Hazenberg Jan G, Taylor David, Lee T Clive
Department of Anatomy, Royal College of Surgeons in Ireland, Dublin, Ireland.
Technol Health Care. 2006;14(4-5):393-402.
It is well known for almost half a century that bones contain microcracks. Very little is known about the crack growth behaviour of very small cracks, e.g. the stage before they become macroscopically long. The aim of this work was to investigate the dynamic crack growth behaviour of sub-millimetre microcracks in cortical bone. It was found that slow stable crack growth occurs in specimens subjected to static loading conditions. Crack growth direction was dominated by the local fibre orientation of the bones. Crack angles varied between 10 and 36 degrees of the long axis of the bone. Short cracks were found to show periods of rapid growth followed by intervals of temporary crack arrest. Histological analysis showed that crack arrest occurred due to vascular canals in the bone. During these periods of crack arrest, crack opening displacements increased until the local strain was sufficient to overcome these features. These observations indicate a mechanism for growth of small cracks in bone at constant stress, involving microstructural barriers, time-dependent deformation of material near the crack tip and strain-controlled propagation.

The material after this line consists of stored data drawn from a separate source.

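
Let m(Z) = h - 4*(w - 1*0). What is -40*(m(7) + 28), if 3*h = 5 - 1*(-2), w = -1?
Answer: -4120/3 ≈ -1373.3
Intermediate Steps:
h = 7/3 (h = (5 - 1*(-2))/3 = (5 + 2)/3 = (1/3)*7 = 7/3 ≈ 2.3333)
m(Z) = 19/3 (m(Z) = 7/3 - 4*(-1 - 1*0) = 7/3 - 4*(-1 + 0) = 7/3 - 4*(-1) = 7/3 + 4 = 19/3)
-40*(m(7) + 28) = -40*(19/3 + 28) = -40*103/3 = -4120/3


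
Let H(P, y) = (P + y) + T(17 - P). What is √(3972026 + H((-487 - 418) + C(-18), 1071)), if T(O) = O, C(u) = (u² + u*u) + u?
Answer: √3973114 ≈ 1993.3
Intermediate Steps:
C(u) = u + 2*u² (C(u) = (u² + u²) + u = 2*u² + u = u + 2*u²)
H(P, y) = 17 + y (H(P, y) = (P + y) + (17 - P) = 17 + y)
√(3972026 + H((-487 - 418) + C(-18), 1071)) = √(3972026 + (17 + 1071)) = √(3972026 + 1088) = √3973114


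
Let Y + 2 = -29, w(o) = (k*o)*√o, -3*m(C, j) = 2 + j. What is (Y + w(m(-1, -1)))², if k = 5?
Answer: 25922/27 + 310*I*√3/9 ≈ 960.07 + 59.66*I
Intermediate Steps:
m(C, j) = -⅔ - j/3 (m(C, j) = -(2 + j)/3 = -⅔ - j/3)
w(o) = 5*o^(3/2) (w(o) = (5*o)*√o = 5*o^(3/2))
Y = -31 (Y = -2 - 29 = -31)
(Y + w(m(-1, -1)))² = (-31 + 5*(-⅔ - ⅓*(-1))^(3/2))² = (-31 + 5*(-⅔ + ⅓)^(3/2))² = (-31 + 5*(-⅓)^(3/2))² = (-31 + 5*(-I*√3/9))² = (-31 - 5*I*√3/9)²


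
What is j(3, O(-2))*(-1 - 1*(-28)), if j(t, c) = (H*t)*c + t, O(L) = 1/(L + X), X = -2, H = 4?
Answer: 0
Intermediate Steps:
O(L) = 1/(-2 + L) (O(L) = 1/(L - 2) = 1/(-2 + L))
j(t, c) = t + 4*c*t (j(t, c) = (4*t)*c + t = 4*c*t + t = t + 4*c*t)
j(3, O(-2))*(-1 - 1*(-28)) = (3*(1 + 4/(-2 - 2)))*(-1 - 1*(-28)) = (3*(1 + 4/(-4)))*(-1 + 28) = (3*(1 + 4*(-¼)))*27 = (3*(1 - 1))*27 = (3*0)*27 = 0*27 = 0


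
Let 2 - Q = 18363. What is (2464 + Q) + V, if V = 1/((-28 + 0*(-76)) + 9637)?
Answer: -152754272/9609 ≈ -15897.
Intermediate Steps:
Q = -18361 (Q = 2 - 1*18363 = 2 - 18363 = -18361)
V = 1/9609 (V = 1/((-28 + 0) + 9637) = 1/(-28 + 9637) = 1/9609 ≈ 0.00010407)
(2464 + Q) + V = (2464 - 18361) + 1/9609 = -15897 + 1/9609 = -152754272/9609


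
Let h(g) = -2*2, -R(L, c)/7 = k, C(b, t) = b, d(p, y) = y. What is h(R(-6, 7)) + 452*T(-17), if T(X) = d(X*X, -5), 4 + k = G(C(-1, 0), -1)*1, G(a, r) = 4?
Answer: -2264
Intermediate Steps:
k = 0 (k = -4 + 4*1 = -4 + 4 = 0)
R(L, c) = 0 (R(L, c) = -7*0 = 0)
h(g) = -4
T(X) = -5
h(R(-6, 7)) + 452*T(-17) = -4 + 452*(-5) = -4 - 2260 = -2264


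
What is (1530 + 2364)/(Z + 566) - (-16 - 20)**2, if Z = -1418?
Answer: -184681/142 ≈ -1300.6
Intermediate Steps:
(1530 + 2364)/(Z + 566) - (-16 - 20)**2 = (1530 + 2364)/(-1418 + 566) - (-16 - 20)**2 = 3894/(-852) - 1*(-36)**2 = 3894*(-1/852) - 1*1296 = -649/142 - 1296 = -184681/142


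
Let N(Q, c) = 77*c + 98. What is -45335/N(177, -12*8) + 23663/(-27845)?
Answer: 1089755153/203101430 ≈ 5.3656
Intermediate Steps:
N(Q, c) = 98 + 77*c
-45335/N(177, -12*8) + 23663/(-27845) = -45335/(98 + 77*(-12*8)) + 23663/(-27845) = -45335/(98 + 77*(-96)) + 23663*(-1/27845) = -45335/(98 - 7392) - 23663/27845 = -45335/(-7294) - 23663/27845 = -45335*(-1/7294) - 23663/27845 = 45335/7294 - 23663/27845 = 1089755153/203101430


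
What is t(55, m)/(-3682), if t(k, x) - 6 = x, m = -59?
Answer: 53/3682 ≈ 0.014394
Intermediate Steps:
t(k, x) = 6 + x
t(55, m)/(-3682) = (6 - 59)/(-3682) = -53*(-1/3682) = 53/3682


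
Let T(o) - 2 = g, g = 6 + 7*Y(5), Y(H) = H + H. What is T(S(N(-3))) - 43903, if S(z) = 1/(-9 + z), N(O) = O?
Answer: -43825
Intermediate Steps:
Y(H) = 2*H
g = 76 (g = 6 + 7*(2*5) = 6 + 7*10 = 6 + 70 = 76)
T(o) = 78 (T(o) = 2 + 76 = 78)
T(S(N(-3))) - 43903 = 78 - 43903 = -43825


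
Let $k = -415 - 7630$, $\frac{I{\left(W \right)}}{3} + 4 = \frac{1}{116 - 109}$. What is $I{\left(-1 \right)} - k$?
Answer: $\frac{56234}{7} \approx 8033.4$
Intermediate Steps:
$I{\left(W \right)} = - \frac{81}{7}$ ($I{\left(W \right)} = -12 + \frac{3}{116 - 109} = -12 + \frac{3}{7} = - \frac{81}{7}$)
$k = -8045$
$I{\left(-1 \right)} - k = - \frac{81}{7} - -8045 = - \frac{81}{7} + 8045 = \frac{56234}{7}$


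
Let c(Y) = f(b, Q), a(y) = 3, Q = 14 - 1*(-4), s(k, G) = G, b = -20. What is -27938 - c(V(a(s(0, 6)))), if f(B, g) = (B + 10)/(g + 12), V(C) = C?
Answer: -83813/3 ≈ -27938.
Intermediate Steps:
Q = 18 (Q = 14 + 4 = 18)
f(B, g) = (10 + B)/(12 + g)
c(Y) = -⅓ (c(Y) = (10 - 20)/(12 + 18) = -10/30 = (1/30)*(-10) = -⅓)
-27938 - c(V(a(s(0, 6)))) = -27938 - 1*(-⅓) = -27938 + ⅓ = -83813/3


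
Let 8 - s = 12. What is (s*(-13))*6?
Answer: 312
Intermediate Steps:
s = -4 (s = 8 - 1*12 = 8 - 12 = -4)
(s*(-13))*6 = -4*(-13)*6 = 52*6 = 312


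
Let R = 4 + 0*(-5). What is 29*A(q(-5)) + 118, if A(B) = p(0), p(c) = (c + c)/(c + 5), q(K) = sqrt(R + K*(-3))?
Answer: 118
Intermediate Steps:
R = 4 (R = 4 + 0 = 4)
q(K) = sqrt(4 - 3*K) (q(K) = sqrt(4 + K*(-3)) = sqrt(4 - 3*K))
p(c) = 2*c/(5 + c) (p(c) = (2*c)/(5 + c) = 2*c/(5 + c))
A(B) = 0 (A(B) = 2*0/(5 + 0) = 2*0/5 = 2*0*(1/5) = 0)
29*A(q(-5)) + 118 = 29*0 + 118 = 0 + 118 = 118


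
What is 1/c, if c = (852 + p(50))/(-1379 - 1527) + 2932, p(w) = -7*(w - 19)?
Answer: 2906/8519757 ≈ 0.00034109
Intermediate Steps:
p(w) = 133 - 7*w (p(w) = -7*(-19 + w) = 133 - 7*w)
c = 8519757/2906 (c = (852 + (133 - 7*50))/(-1379 - 1527) + 2932 = (852 + (133 - 350))/(-2906) + 2932 = (852 - 217)*(-1/2906) + 2932 = 635*(-1/2906) + 2932 = -635/2906 + 2932 = 8519757/2906 ≈ 2931.8)
1/c = 1/(8519757/2906) = 2906/8519757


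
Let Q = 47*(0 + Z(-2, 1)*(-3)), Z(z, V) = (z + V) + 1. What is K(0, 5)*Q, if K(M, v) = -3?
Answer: 0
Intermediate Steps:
Z(z, V) = 1 + V + z (Z(z, V) = (V + z) + 1 = 1 + V + z)
Q = 0 (Q = 47*(0 + (1 + 1 - 2)*(-3)) = 47*(0 + 0*(-3)) = 47*(0 + 0) = 47*0 = 0)
K(0, 5)*Q = -3*0 = 0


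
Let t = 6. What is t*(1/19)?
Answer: 6/19 ≈ 0.31579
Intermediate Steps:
t*(1/19) = 6*(1/19) = 6/19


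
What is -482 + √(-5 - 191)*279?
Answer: -482 + 3906*I ≈ -482.0 + 3906.0*I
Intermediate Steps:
-482 + √(-5 - 191)*279 = -482 + √(-196)*279 = -482 + (14*I)*279 = -482 + 3906*I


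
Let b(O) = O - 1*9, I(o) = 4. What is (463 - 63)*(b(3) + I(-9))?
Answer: -800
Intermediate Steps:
b(O) = -9 + O (b(O) = O - 9 = -9 + O)
(463 - 63)*(b(3) + I(-9)) = (463 - 63)*((-9 + 3) + 4) = 400*(-6 + 4) = 400*(-2) = -800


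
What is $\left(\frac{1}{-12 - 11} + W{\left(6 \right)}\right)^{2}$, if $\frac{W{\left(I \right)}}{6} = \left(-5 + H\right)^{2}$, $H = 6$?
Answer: $\frac{18769}{529} \approx 35.48$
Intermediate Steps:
$W{\left(I \right)} = 6$ ($W{\left(I \right)} = 6 \left(-5 + 6\right)^{2} = 6 \cdot 1^{2} = 6 \cdot 1 = 6$)
$\left(\frac{1}{-12 - 11} + W{\left(6 \right)}\right)^{2} = \left(\frac{1}{-12 - 11} + 6\right)^{2} = \left(\frac{1}{-23} + 6\right)^{2} = \left(- \frac{1}{23} + 6\right)^{2} = \left(\frac{137}{23}\right)^{2} = \frac{18769}{529}$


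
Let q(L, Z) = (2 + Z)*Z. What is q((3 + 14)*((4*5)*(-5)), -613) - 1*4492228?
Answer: -4117685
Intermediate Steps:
q(L, Z) = Z*(2 + Z)
q((3 + 14)*((4*5)*(-5)), -613) - 1*4492228 = -613*(2 - 613) - 1*4492228 = -613*(-611) - 4492228 = 374543 - 4492228 = -4117685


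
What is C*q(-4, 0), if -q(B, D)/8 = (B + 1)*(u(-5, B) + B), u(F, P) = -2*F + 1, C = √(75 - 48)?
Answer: 504*√3 ≈ 872.95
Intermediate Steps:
C = 3*√3 (C = √27 = 3*√3 ≈ 5.1962)
u(F, P) = 1 - 2*F
q(B, D) = -8*(1 + B)*(11 + B) (q(B, D) = -8*(B + 1)*((1 - 2*(-5)) + B) = -8*(1 + B)*((1 + 10) + B) = -8*(1 + B)*(11 + B))
C*q(-4, 0) = (3*√3)*(-88 - 96*(-4) - 8*(-4)²) = (3*√3)*(-88 + 384 - 8*16) = (3*√3)*(-88 + 384 - 128) = (3*√3)*168 = 504*√3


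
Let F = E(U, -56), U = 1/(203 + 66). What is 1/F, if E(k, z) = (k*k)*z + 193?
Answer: 72361/13965617 ≈ 0.0051814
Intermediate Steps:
U = 1/269 ≈ 0.0037175
E(k, z) = 193 + z*k² (E(k, z) = k²*z + 193 = z*k² + 193 = 193 + z*k²)
F = 13965617/72361 (F = 193 - 56*(1/269)² = 193 - 56*1/72361 = 193 - 56/72361 = 13965617/72361 ≈ 193.00)
1/F = 1/(13965617/72361) = 72361/13965617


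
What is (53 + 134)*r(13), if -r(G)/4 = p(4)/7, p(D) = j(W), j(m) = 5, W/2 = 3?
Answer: -3740/7 ≈ -534.29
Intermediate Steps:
W = 6 (W = 2*3 = 6)
p(D) = 5
r(G) = -20/7
(53 + 134)*r(13) = (53 + 134)*(-20/7) = 187*(-20/7) = -3740/7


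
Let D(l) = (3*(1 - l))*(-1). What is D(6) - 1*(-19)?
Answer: 34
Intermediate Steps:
D(l) = -3 + 3*l (D(l) = (3 - 3*l)*(-1) = -3 + 3*l)
D(6) - 1*(-19) = (-3 + 3*6) - 1*(-19) = (-3 + 18) + 19 = 15 + 19 = 34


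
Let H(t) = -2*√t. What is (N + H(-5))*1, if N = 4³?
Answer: 64 - 2*I*√5 ≈ 64.0 - 4.4721*I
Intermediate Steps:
N = 64
(N + H(-5))*1 = (64 - 2*I*√5)*1 = 64 - 2*I*√5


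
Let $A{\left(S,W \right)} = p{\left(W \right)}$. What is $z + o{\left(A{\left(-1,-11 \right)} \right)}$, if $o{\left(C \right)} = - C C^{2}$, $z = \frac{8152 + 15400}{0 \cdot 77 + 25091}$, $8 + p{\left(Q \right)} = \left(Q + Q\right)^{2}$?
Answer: $- \frac{2706068742464}{25091} \approx -1.0785 \cdot 10^{8}$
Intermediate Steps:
$p{\left(Q \right)} = -8 + 4 Q^{2}$ ($p{\left(Q \right)} = -8 + \left(Q + Q\right)^{2} = -8 + \left(2 Q\right)^{2} = -8 + 4 Q^{2}$)
$A{\left(S,W \right)} = -8 + 4 W^{2}$
$z = \frac{23552}{25091}$ ($z = \frac{23552}{0 + 25091} = \frac{23552}{25091} \approx 0.93866$)
$o{\left(C \right)} = - C^{3}$
$z + o{\left(A{\left(-1,-11 \right)} \right)} = \frac{23552}{25091} - \left(-8 + 4 \left(-11\right)^{2}\right)^{3} = \frac{23552}{25091} - \left(-8 + 4 \cdot 121\right)^{3} = \frac{23552}{25091} - \left(-8 + 484\right)^{3} = \frac{23552}{25091} - 476^{3} = \frac{23552}{25091} - 107850176 = - \frac{2706068742464}{25091}$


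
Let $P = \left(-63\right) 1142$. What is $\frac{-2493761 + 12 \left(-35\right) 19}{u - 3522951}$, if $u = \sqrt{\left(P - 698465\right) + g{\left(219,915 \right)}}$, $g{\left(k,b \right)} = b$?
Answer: $\frac{801228268881}{1128289501627} + \frac{3184034 i \sqrt{3926}}{1128289501627} \approx 0.71013 + 0.00017682 i$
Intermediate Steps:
$P = -71946$
$u = 14 i \sqrt{3926}$ ($u = \sqrt{\left(-71946 - 698465\right) + 915} = \sqrt{-770411 + 915} = \sqrt{-769496} = 14 i \sqrt{3926} \approx 877.21 i$)
$\frac{-2493761 + 12 \left(-35\right) 19}{u - 3522951} = \frac{-2493761 + 12 \left(-35\right) 19}{14 i \sqrt{3926} - 3522951} = \frac{-2493761 - 7980}{-3522951 + 14 i \sqrt{3926}} = - \frac{2501741}{-3522951 + 14 i \sqrt{3926}}$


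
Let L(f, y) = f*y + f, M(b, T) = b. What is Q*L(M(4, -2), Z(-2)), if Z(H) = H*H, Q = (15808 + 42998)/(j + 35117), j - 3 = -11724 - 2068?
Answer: 147015/2666 ≈ 55.144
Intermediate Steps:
j = -13789 (j = 3 + (-11724 - 2068) = 3 - 13792 = -13789)
Q = 29403/10664 (Q = (15808 + 42998)/(-13789 + 35117) = 58806/21328 = 58806*(1/21328) = 29403/10664 ≈ 2.7572)
Z(H) = H²
L(f, y) = f + f*y
Q*L(M(4, -2), Z(-2)) = 29403*(4*(1 + (-2)²))/10664 = 29403*(4*(1 + 4))/10664 = 29403*(4*5)/10664 = (29403/10664)*20 = 147015/2666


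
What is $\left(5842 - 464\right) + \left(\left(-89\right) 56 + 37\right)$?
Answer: $431$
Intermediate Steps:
$\left(5842 - 464\right) + \left(\left(-89\right) 56 + 37\right) = 5378 + \left(-4984 + 37\right) = 5378 - 4947 = 431$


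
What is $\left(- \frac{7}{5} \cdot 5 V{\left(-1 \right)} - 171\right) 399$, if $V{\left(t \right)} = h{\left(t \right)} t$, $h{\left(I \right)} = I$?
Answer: $-71022$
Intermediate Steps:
$V{\left(t \right)} = t^{2}$ ($V{\left(t \right)} = t t = t^{2}$)
$\left(- \frac{7}{5} \cdot 5 V{\left(-1 \right)} - 171\right) 399 = \left(- \frac{7}{5} \cdot 5 \left(-1\right)^{2} - 171\right) 399 = \left(\left(-7\right) \frac{1}{5} \cdot 5 \cdot 1 - 171\right) 399 = \left(\left(- \frac{7}{5}\right) 5 \cdot 1 - 171\right) 399 = \left(\left(-7\right) 1 - 171\right) 399 = \left(-7 - 171\right) 399 = \left(-178\right) 399 = -71022$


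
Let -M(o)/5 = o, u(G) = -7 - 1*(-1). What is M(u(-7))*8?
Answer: 240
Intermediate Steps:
u(G) = -6 (u(G) = -7 + 1 = -6)
M(o) = -5*o
M(u(-7))*8 = -5*(-6)*8 = 30*8 = 240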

近半个世纪以来,人们都知道骨骼中存在微裂纹。对于非常小的裂纹,例如在它们变得宏观上很长之前的阶段,其裂纹扩展行为却知之甚少。这项工作的目的是研究皮质骨中亚毫米级微裂纹的动态裂纹扩展行为。研究发现,在承受静态载荷条件的标本中会出现缓慢稳定的裂纹扩展。裂纹扩展方向由骨骼的局部纤维取向主导。裂纹角度在与骨长轴成10度至36度之间变化。发现短裂纹会出现快速扩展期,随后是暂时裂纹停止的间隔期。组织学分析表明,裂纹停止是由于骨中的血管通道。在这些裂纹停止期间,裂纹张开位移增加,直到局部应变足以克服这些特征。这些观察结果表明了一种在恒定应力下骨中小裂纹扩展的机制,该机制涉及微观结构障碍、裂纹尖端附近材料的时间依赖性变形以及应变控制的扩展。